Recall, $\pi$ is defined as the ratio of the circumference (say $c$ ) of a circle to its diameter
(say $d$ ). That is, $\pi=\frac{c}{d}$. This seems to contradict the fact that $\pi$ is irrational. How will you resolve this contradiction ?

Rationalise the denominators of the following :

$(i)$ $\frac{1}{\sqrt{7}}$

$(ii)$ $\frac{1}{\sqrt{7}-\sqrt{6}}$

$(iii)$ $\frac{1}{\sqrt{5}+\sqrt{2}}$

$(iv)$ $\frac{1}{\sqrt{7}-2}$

You know that $\frac{1}{7}=0 . \overline{142857}$. Can you predict what the decimal expansions of $\frac{2 }{7},\, \frac{3}{7}$, $\frac{4}{7},\, \frac{5}{7}, \,\frac{6}{7}$ are, without actually doing the long division ? If so, how ?

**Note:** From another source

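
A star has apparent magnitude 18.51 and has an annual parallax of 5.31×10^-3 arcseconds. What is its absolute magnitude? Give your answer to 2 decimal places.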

Show that $3.142678$ is a rational number. In other words, express $3.142678$ in the form $\frac {p }{q }$, where $p$ and $q$ are integers and $q \ne 0$.

Find three different irrational numbers between the rational numbers $\frac{5}{7}$ and $\frac{9}{11}$.

Represent $ \sqrt{9.3}$ on the number line.